Maybe my resistance to Mike's spirituality is only proof of how constrained I am by human mores. Well, of course! I yell. Followed by, no, I don't think so. Both. Because human beings need a framework, whether political, familial, social or religious. It's the details of the framework that can be awful and constraining, not the framework (unless your framework is cannibalism. Like Mike's).

Look, no one's stopping me from setting up a hovel... in a hovel, but then I must accept that no one's going to come to my aid when it falls down. I'm sure Mike could have constructed a lovely hovel in no time and without twitching a finger joint, and then rebuilt it, and filled it with followers. But he would just be replacing one framework with another (are you really asking me to choose between democracy and free love? The former has health care and builders to rebuild my hovel, and the latter has the power of the mind, and my mind is a scary place without entrusting my life to it).

Let us sidewind back onto the path. A path. I wrote in the last post that Stranger in a Strange Land can be divided into two distinct books, but that perhaps I was being unfair in judging the second when I hadn't finished. I have finished it, I have let a few days pass, and I stand by my judgement. (Always trust your instinct.) You may be out of salt by now, so you guessed this, I'm sure. No review can end well when it begins with smoking.

Now I think the second book is even worse than I first suspected, especially when compared with the first. Which had a plot. And character consistency. I am confuzzled about how one author can write both books - and in one book! - how it won a Hugo Award and how this book finds itself squished up with 1984, We and A Brave New World on 'best of' lists. I am confuzzled about the editor and publisher who let the book end like that (I won't spoil it - but I will warn you). I am confuzzled about why I read past that 46% (don't).
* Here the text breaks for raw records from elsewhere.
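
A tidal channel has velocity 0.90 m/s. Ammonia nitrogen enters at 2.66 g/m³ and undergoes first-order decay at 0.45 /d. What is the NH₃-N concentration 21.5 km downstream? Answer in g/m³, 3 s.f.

2.35 g/m³

Travel time t = 21.5 km / 0.90 m/s = 2.15e+04/0.90 = 2.389e+04 s = 0.2765 d.
First-order decay: C = 2.66·exp(−0.45·0.2765) = 2.66·0.883 = 2.349 g/m³.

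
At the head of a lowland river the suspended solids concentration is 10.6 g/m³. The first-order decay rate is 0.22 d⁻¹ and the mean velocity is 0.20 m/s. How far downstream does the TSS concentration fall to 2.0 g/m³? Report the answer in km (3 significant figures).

From C = C₀·e^(−kt), t = ln(C₀/C)/k = ln(10.6/2.0)/0.22 = 1.668/0.22 = 7.58 d.
Distance = v·t = 0.20 m/s × 6.55e+05 s = 1.31e+05 m = 131 km.

131 km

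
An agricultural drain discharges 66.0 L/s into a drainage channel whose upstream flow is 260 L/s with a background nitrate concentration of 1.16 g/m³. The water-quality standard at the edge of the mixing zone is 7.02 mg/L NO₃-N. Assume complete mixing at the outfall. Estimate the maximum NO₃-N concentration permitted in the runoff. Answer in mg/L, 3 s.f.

66.0 L/s = 0.066 m³/s.
260 L/s = 0.26 m³/s.
Mass balance: 7.02·0.326 = 0.066·Cₑ + 0.26·1.16.
Cₑ = (2.289 − 0.3016) / 0.066 = 30.1 mg/L.

30.1 mg/L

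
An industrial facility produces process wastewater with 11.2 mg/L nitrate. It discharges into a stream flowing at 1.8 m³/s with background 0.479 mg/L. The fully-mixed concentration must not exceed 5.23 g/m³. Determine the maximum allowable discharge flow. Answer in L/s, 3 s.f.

1430 L/s

Mass balance at complete mixing: C_std·(Q_w + Q_r) = Q_w·C_e + Q_r·C_b.
Rearranging, Q_w = Q_r·(C_std − C_b)/(C_e − C_std) = 1.8·(5.23 − 0.479) / (11.2 − 5.23) = 1.432 m³/s.
= 1432 L/s.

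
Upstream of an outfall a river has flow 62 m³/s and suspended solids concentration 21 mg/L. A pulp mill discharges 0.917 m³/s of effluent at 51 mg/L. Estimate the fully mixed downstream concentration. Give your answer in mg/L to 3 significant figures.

21.4 mg/L

Conservation of mass across the mixing zone: C = (0.917·51 + 62·21) / (0.917 + 62) = 1349/62.92 = 21.44 mg/L.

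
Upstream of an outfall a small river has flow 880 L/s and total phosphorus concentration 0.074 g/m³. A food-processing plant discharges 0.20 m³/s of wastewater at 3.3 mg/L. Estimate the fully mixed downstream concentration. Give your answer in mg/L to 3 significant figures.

880 L/s = 0.88 m³/s.
By mass balance at complete mixing, C = (0.2·3.3 + 0.88·0.074) / (0.2 + 0.88) = 0.7251/1.08 = 0.6714 mg/L.

0.671 mg/L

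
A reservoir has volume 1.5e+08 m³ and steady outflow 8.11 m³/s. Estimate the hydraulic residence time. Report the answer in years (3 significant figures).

0.586 yr

Q = 8.11 m³/s × 3.156e+07 s/yr = 2.559e+08 m³/yr.
Hydraulic residence time τ = V/Q = 1.5e+08/2.559e+08 = 0.5861 yr.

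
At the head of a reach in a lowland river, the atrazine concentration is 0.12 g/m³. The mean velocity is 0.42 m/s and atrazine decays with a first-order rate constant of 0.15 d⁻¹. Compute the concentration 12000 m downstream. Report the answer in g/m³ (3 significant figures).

Travel time t = 12000 m / 0.42 m/s = 1.2e+04/0.42 = 2.857e+04 s = 0.3307 d.
First-order decay: C = 0.12·exp(−0.15·0.3307) = 0.12·0.9516 = 0.1142 g/m³.

0.114 g/m³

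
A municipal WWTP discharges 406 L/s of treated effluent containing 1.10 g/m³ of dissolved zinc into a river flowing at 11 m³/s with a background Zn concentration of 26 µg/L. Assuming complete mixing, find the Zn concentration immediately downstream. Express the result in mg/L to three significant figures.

0.0642 mg/L

406 L/s = 0.406 m³/s.
26 µg/L = 0.026 mg/L.
Conservation of mass across the mixing zone: C = (0.406·1.1 + 11·0.026) / (0.406 + 11) = 0.7326/11.41 = 0.06423 mg/L.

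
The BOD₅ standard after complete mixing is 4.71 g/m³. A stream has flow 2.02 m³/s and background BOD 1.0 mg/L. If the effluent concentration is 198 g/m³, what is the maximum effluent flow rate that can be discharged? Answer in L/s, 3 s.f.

Mass balance at complete mixing: C_std·(Q_w + Q_r) = Q_w·C_e + Q_r·C_b.
Rearranging, Q_w = Q_r·(C_std − C_b)/(C_e − C_std) = 2.02·(4.71 − 1) / (198 − 4.71) = 0.03877 m³/s.
= 38.77 L/s.

38.8 L/s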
A common excuse for sci-fi writers is that they were tripping or psychotic at the time, maybe both. According to his Wikipaedia bio, he embraced that stereotype and wandered into Wonderland every once in a while. That might explain the monologues about how awful the modern world is. But Philip K Dick used to write a novel in two days while high on LSD and he wrote Do Androids Dream of Electric Sheep?. Perhaps I am judging Heinlein harshly, based on one bad experience. But I don't think so because that's how I got into this post.

Now I am irritated and need a good book to read.